Happy 45th: Stephen Stills, MANASSAS
45 years ago today, Stephen Stills released the self-titled debut album by his short-lived band Manassas.
Manassas came into existence in the wake of Stills touring behind his second album, STEPHEN STILLS 2, which made it into the top 10 of the Billboard 200 but was received far less rapturously by critics than his self-titled debut. Following that tour, however, Stills got in touch with Chris Hillman and Al Perkins of the Flying Burrito Brothers, who he’d met up with on the road –and invited them and fiddler Byron Berline to join him for a studio jam. Also in the mix were members of Stills’ touring band: keyboardist Paul Harris, percussionist Joe Lala, bassist Calvin “Fuzzy” Samuels, and drummer Dallas Taylor.
Several weeks later, the musicians recorded enough songs for a double album, and they had gelled sufficiently to be called a band. That band was called Manassas after they had a photo shoot in – you guessed it – Manassas, Virginia, and the resulting album shared its name with the band.

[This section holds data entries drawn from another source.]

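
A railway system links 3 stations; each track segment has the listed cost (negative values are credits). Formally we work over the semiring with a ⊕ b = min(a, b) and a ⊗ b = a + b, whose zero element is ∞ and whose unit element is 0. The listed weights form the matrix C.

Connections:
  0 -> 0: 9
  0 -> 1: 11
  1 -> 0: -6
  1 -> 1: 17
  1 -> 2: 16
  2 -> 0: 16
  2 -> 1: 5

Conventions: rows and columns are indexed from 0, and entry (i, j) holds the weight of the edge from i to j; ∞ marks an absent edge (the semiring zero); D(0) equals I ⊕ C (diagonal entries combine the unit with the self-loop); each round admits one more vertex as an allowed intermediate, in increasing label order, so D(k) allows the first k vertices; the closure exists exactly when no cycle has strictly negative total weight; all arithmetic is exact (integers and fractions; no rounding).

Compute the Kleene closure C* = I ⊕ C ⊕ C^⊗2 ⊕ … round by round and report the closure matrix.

D(0):
  [0, 11, ∞]
  [-6, 0, 16]
  [16, 5, 0]
D(1):
  [0, 11, ∞]
  [-6, 0, 16]
  [16, 5, 0]
D(2):
  [0, 11, 27]
  [-6, 0, 16]
  [-1, 5, 0]
D(3):
  [0, 11, 27]
  [-6, 0, 16]
  [-1, 5, 0]
Answer: C* = [[0, 11, 27], [-6, 0, 16], [-1, 5, 0]]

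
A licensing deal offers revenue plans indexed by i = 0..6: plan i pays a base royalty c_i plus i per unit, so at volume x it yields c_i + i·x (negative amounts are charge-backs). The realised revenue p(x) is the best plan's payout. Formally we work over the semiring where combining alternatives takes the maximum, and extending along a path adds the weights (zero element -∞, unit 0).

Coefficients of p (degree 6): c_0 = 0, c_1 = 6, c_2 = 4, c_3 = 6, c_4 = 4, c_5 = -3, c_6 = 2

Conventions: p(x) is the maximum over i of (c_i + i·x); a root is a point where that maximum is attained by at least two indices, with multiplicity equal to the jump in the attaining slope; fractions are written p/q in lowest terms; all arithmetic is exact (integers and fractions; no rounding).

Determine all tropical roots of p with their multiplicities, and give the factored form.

hull edge (i=0, c=0) to (i=1, c=6): slope 6, span 1
hull edge (i=1, c=6) to (i=3, c=6): slope 0, span 2
hull edge (i=3, c=6) to (i=6, c=2): slope -4/3, span 3
Factored form: p(x) = 2 ⊗ (x ⊕ (-6)) ⊗ (x ⊕ 0) ⊗ (x ⊕ 0) ⊗ (x ⊕ 4/3) ⊗ (x ⊕ 4/3) ⊗ (x ⊕ 4/3)
Answer: roots = -6 (mult 1), 0 (mult 2), 4/3 (mult 3)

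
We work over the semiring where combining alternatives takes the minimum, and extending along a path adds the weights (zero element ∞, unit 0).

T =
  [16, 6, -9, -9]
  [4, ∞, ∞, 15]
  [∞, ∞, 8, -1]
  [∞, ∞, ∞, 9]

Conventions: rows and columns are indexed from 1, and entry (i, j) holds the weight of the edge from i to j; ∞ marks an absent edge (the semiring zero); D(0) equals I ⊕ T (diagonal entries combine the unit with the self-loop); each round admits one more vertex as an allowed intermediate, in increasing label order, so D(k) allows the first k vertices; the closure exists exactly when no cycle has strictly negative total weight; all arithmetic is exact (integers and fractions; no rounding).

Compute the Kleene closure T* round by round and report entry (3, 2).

D(0):
  [0, 6, -9, -9]
  [4, 0, ∞, 15]
  [∞, ∞, 0, -1]
  [∞, ∞, ∞, 0]
D(1):
  [0, 6, -9, -9]
  [4, 0, -5, -5]
  [∞, ∞, 0, -1]
  [∞, ∞, ∞, 0]
D(2):
  [0, 6, -9, -9]
  [4, 0, -5, -5]
  [∞, ∞, 0, -1]
  [∞, ∞, ∞, 0]
D(3):
  [0, 6, -9, -10]
  [4, 0, -5, -6]
  [∞, ∞, 0, -1]
  [∞, ∞, ∞, 0]
D(4):
  [0, 6, -9, -10]
  [4, 0, -5, -6]
  [∞, ∞, 0, -1]
  [∞, ∞, ∞, 0]
Answer: T*[3][2] = ∞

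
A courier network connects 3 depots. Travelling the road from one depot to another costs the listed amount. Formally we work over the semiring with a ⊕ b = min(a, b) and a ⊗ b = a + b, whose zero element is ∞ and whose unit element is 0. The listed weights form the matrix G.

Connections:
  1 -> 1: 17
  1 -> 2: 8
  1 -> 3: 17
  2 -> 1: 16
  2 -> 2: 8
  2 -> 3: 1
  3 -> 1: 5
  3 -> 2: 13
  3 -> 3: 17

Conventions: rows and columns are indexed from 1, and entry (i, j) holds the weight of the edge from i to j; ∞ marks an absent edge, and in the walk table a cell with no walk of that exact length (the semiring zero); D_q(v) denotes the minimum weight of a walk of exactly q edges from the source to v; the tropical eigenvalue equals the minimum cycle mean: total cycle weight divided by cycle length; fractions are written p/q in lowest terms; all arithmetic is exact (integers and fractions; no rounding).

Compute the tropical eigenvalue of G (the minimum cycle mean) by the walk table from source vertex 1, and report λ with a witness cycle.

q=0: [0, ∞, ∞]
q=1: [17, 8, 17]
q=2: [22, 16, 9]
q=3: [14, 22, 17]
Optimal cycle mean attained by: cycle 1->2->3->1, total 8 + 1 + 5, length 3.
Answer: λ = 14/3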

It’s also worth noting the album featured at least one high-profile guest musician in the mix, and possibly two, but we’ll get to that. The confirmed participant was Bill Wyman, then of the Rolling Stones, who apparently enjoyed the experience of playing on “The Love Gangster” enough to indicate that he might’ve liked to become a member of the band. (It didn’t happen, though, but you probably already knew that.)
As for the unconfirmed player… Well, actually, it’s not that it isn’t unconfirmed, it’s that he’s not listed in the credits. In the British ‘zine Swing ’51, Jerry Garcia said of MANASSAS, "There are a couple of tunes on there where I play pedal steel and maybe even guitar on one, but there's at least two that I'm not credited on. But I did the sessions and it's me playing." He did not, however, indicate the tunes on which he played. That said, the suspicion is that Garcia played on “Jesus Gave Love Away for Free” and “So Begins the Task.” Then again, maybe he didn’t. (You should probably give both tracks another spin to see if you can tell one way or the other.)
When MANASSAS was released, it was a success, making its way to #4 on the Billboard 200, and it’s looked back on by most critics as being among the greatest achievements in Stills’ career. Unfortunately, the band’s second album would prove to be their swan song, and it failed to capture the same magic as its predecessor, but on their debut album, Manassas well and truly delivered the goods.